I took a deep, shuddering breath. Then I clenched my jaw, gritted my teeth, and with every ounce of strength and sheer stubbornness I possessed, forced down the Saghred’s starvation, its demands, its desires. Forced them down bit by struggling bit. When I had as much control as I knew I was going to get, I aimed the stone’s power directly at the demon holding Carnades hostage.
The demon’s eyes widened in terror and disbelief. You’d have thought I’d shoved him headfirst into the business end of a cannon. He knew the power I was packing, and he knew the barest touch of that power wouldn’t leave enough of him to fill a dustpan. He froze. So did the other two. Everything and everyone in the room went dead silent. Waiting.

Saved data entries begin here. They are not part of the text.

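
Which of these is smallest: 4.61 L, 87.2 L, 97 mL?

97 mL

4.61 L = 4.61 L
87.2 L = 87.2 L
97 mL = 0.097 L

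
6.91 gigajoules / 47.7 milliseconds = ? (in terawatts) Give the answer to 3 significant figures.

(6.91 × 10^9) / (47.7 × 10^-3) = 0.14486 × 10^12 W

0.145 terawatts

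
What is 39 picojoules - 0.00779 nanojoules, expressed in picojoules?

In picojoules:
  39 picojoules → 39
  0.00779 nanojoules = 0.00779e3 picojoules = 7.79
Difference: 39 - 7.79 = 31.21

31.21 picojoules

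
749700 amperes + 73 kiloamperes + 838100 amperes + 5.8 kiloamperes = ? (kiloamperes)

1666.6 kiloamperes

In kiloamperes:
  749700 amperes = 749700 × 10⁻³ kiloamperes = 749.7
  73 kiloamperes → 73
  838100 amperes = 838100 × 10⁻³ kiloamperes = 838.1
  5.8 kiloamperes → 5.8
Sum: 749.7 + 73 + 838.1 + 5.8 = 1666.6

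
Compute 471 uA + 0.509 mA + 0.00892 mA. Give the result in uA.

In uA:
  471 uA → 471
  0.509 mA = 0.509 × 10³ uA = 509
  0.00892 mA = 0.00892 × 10³ uA = 8.92
Sum: 471 + 509 + 8.92 = 988.92

988.92 uA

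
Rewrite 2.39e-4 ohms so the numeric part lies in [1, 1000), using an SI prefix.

= 239e-6 ohms; 1e-6 is micro.

239 microohms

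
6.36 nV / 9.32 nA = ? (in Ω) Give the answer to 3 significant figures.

(6.36 × 10^-9) / (9.32 × 10^-9) = 0.6824 Ω

0.682 Ω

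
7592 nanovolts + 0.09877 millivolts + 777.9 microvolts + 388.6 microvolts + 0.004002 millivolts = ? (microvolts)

In microvolts:
  7592 nanovolts = 7592e-3 microvolts = 7.592
  0.09877 millivolts = 0.09877e3 microvolts = 98.77
  777.9 microvolts → 777.9
  388.6 microvolts → 388.6
  0.004002 millivolts = 0.004002e3 microvolts = 4.002
Sum: 7.592 + 98.77 + 777.9 + 388.6 + 4.002 = 1276.864

1276.864 microvolts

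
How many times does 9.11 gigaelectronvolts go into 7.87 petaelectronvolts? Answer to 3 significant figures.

(7.87 × 10^15) / (9.11 × 10^9) = 0.8639 × 10^6

864000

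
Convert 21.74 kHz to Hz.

21740 Hz

kilo = 1e3, (no prefix) = 1e0; factor is 1e3.
21.74 × 1e3 = 21740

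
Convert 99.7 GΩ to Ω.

giga = 10⁹, (no prefix) = 10⁰; factor is 10⁹.
99.7 × 10⁹ = 99700000000

99700000000 Ω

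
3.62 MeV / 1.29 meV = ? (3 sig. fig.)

2810000000

(3.62e6) / (1.29e-3) = 2.806e9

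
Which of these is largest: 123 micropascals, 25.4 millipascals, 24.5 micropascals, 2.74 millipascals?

123 micropascals = 0.000123 pascals
25.4 millipascals = 0.0254 pascals
24.5 micropascals = 0.0000245 pascals
2.74 millipascals = 0.00274 pascals

25.4 millipascals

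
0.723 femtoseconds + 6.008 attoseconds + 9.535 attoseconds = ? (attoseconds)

In attoseconds:
  0.723 femtoseconds = 0.723 × 10^3 attoseconds = 723
  6.008 attoseconds → 6.008
  9.535 attoseconds → 9.535
Sum: 723 + 6.008 + 9.535 = 738.543

738.543 attoseconds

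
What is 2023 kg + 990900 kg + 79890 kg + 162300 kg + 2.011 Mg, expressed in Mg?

In Mg:
  2023 kg = 2023 × 10^-3 Mg = 2.023
  990900 kg = 990900 × 10^-3 Mg = 990.9
  79890 kg = 79890 × 10^-3 Mg = 79.89
  162300 kg = 162300 × 10^-3 Mg = 162.3
  2.011 Mg → 2.011
Sum: 2.023 + 990.9 + 79.89 + 162.3 + 2.011 = 1237.124

1237.124 Mg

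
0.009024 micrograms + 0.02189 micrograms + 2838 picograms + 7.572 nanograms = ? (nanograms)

41.324 nanograms

In nanograms:
  0.009024 micrograms = 0.009024e3 nanograms = 9.024
  0.02189 micrograms = 0.02189e3 nanograms = 21.89
  2838 picograms = 2838e-3 nanograms = 2.838
  7.572 nanograms → 7.572
Sum: 9.024 + 21.89 + 2.838 + 7.572 = 41.324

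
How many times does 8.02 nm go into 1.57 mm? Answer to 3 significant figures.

(1.57 × 10^-3) / (8.02 × 10^-9) = 0.1958 × 10^6

196000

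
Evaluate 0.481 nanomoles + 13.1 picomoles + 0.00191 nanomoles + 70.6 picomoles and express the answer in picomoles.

In picomoles:
  0.481 nanomoles = 0.481 × 10^3 picomoles = 481
  13.1 picomoles → 13.1
  0.00191 nanomoles = 0.00191 × 10^3 picomoles = 1.91
  70.6 picomoles → 70.6
Sum: 481 + 13.1 + 1.91 + 70.6 = 566.61

566.61 picomoles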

For me. For what I was going to do.
I slowly raised my arm and extended my hand, leveling it at the demon. I think it was glowing; I think I was glowing. Carnades’s eyes opened and he saw the demon.
And then he saw me.
Rescue now; explain later, I told myself.
“Put. Him. Down.” My teeth were clenched and my voice shook against the power I was barely holding in check.
But I was holding it. I had it under control.
And Carnades knew it. Now I saw a flicker of fear turn into raw, unreasoning hatred. He saw-completely and clearly for the first time-the level of power I had, and he knew its source. It didn’t matter if I saved him. He didn’t care. What I could do-what I was-was all that mattered to him now. I’d just sealed my fate. Carnades would not only see me arrested, he would see me executed. Today if he could get away with it. In his misguided and twisted reasoning, I had just become too dangerous to live.